Although he supported the position of law enforcement, I was impressed by the still courageous stand taken by Congressman Bart Stupak of Michigan against "empty political gestures" and legislation limiting access by schools and libraries that is being "rushed" through the house. In an atmosphere of "government by acclamation" few are willing to defend digital rights or to look back at legislation -- like DOPA -- that harms the information literacy of young people while claiming to be protecting them.

Amazingly, there are two more hearings on the subject before the Energy and Commerce Committee scheduled for next week, one on the "Face of a Child Predator" and a follow-up on the Masha Allen case, which will bring the tally to a counterintuitive total of eight. The committee will also be busy with more "child-safe" media regulation, since there is a hearing on "Editing Hollywood’s Editors: Cleaning Flicks for Families" planned. Somehow, I suspect that film-maker Kirby Dick won't be invited to attend.



Anonymous Trottintoes said...

I think it's great that there is so much legislation going about the epidemic of online child pornography-- while there are issues at stake concerning net neutrality, I think all in all, these measures are undeniably needed to curb these practices.
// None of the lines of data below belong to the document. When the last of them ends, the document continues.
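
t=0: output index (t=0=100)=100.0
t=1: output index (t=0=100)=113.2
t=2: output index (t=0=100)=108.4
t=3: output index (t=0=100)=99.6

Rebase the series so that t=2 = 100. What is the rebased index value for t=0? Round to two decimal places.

Rebased(t=0) = 100.0 / 108.4 × 100 = 92.2509

92.25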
You hear everyday about a child becoming a victim so I think it's great-- I also tell people to report this type of behavior to Cybertipline, which is a great resource

12:49 PM  
Blogger Liz Losh said...

The victimization of children is certainly a matter in which government must be involved. As a parent myself, I understand your concerns.
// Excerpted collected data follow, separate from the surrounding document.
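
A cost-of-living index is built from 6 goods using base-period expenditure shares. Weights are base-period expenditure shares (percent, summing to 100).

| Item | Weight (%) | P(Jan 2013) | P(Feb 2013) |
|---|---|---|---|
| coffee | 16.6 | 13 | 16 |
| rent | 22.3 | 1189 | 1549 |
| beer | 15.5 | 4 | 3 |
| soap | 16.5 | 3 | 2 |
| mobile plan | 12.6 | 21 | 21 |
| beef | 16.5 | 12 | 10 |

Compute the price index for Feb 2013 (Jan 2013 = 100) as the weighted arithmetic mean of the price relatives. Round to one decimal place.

coffee: 16.6 × (16/13) = 16.6 × 1.230769 = 20.4308
rent: 22.3 × (1549/1189) = 22.3 × 1.302775 = 29.0519
beer: 15.5 × (3/4) = 15.5 × 0.750000 = 11.6250
soap: 16.5 × (2/3) = 16.5 × 0.666667 = 11.0000
mobile plan: 12.6 × (21/21) = 12.6 × 1.000000 = 12.6000
beef: 16.5 × (10/12) = 16.5 × 0.833333 = 13.7500
Index = Σ wᵢ·(p₁ᵢ/p₀ᵢ) = 20.4308 + 29.0519 + 11.6250 + 11.0000 + 12.6000 + 13.7500 = 98.4577

98.5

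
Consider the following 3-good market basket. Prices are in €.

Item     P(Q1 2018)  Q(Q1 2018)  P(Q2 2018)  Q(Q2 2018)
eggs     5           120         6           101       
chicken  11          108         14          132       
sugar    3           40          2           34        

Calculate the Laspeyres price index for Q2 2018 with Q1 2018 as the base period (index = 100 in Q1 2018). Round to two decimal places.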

My problem with these hearings is that they are pretty much the only legislative discussions on Internet policy that take place on Capitol Hill. I monitor the Congressional testimony schedule on a daily basis, and it's only grandstanding about terrorists and child molesters that I've been seeing, for weeks and even months at a time!
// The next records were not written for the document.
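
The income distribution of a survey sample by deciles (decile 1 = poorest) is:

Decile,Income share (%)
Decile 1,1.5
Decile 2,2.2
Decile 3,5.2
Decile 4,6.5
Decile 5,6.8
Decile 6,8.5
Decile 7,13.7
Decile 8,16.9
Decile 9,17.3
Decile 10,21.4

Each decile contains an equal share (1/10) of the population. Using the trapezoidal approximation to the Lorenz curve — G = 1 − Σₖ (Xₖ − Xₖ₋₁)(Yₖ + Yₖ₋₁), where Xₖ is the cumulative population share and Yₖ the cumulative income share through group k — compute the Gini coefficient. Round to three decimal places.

0.367

Cumulative income shares Yₖ: 0.0150, 0.0370, 0.0890, 0.1540, 0.2220, 0.3070, 0.4440, 0.6130, 0.7860, 1.0000
Σ (Xₖ−Xₖ₋₁)(Yₖ+Yₖ₋₁) = (1/10)(0.0150+0.0000) + (1/10)(0.0370+0.0150) + (1/10)(0.0890+0.0370) + (1/10)(0.1540+0.0890) + (1/10)(0.2220+0.1540) + (1/10)(0.3070+0.2220) + (1/10)(0.4440+0.3070) + (1/10)(0.6130+0.4440) + (1/10)(0.7860+0.6130) + (1/10)(1.0000+0.7860)
  = 0.0015 + 0.0052 + 0.0126 + 0.0243 + 0.0376 + 0.0529 + 0.0751 + 0.1057 + 0.1399 + 0.1786 = 0.6334
G = 1 − 0.6334 = 0.3666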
Virtualpolitik is not selective. I try to cover all the relevant rhetoric in public hearings about the Internet and digital media, and this is really all that comes up over and over, day after day.

3:35 PM  
Blogger bob c said...

i am encouraged by the talk on the hill, but action on more fronts that also impact us is needed.i hope i gave my children the tools they will need to combat such dangers. thanks for watching out for us.

7:28 AM  
Anonymous Anonymous said...

Masha Allen is even more victimized now. First by Mancuso and now by the child welfare system with placed her with her "forever mom" Faith Allen. Why would a judge named Cheryl Allen, sitting in the criminal court, place an abused and exploited child with her roomate and namesake? A woman who had changed her name and was a resident of a drug and alcohol treatment center? Inquiring minds want to know?

3:05 PM  
Blogger Liz Losh said...

I can't really speak to the details of a child custody arrangement, which I know from my background in social services can be complicated by a number of factors. My only area of expertise would be the perversity of making a file-sharing connection, which appears to be strangely attached to her unhappy case.

2:59 PM  
Anonymous Anonymous said...

Liz, what do you think about this? How about a book review?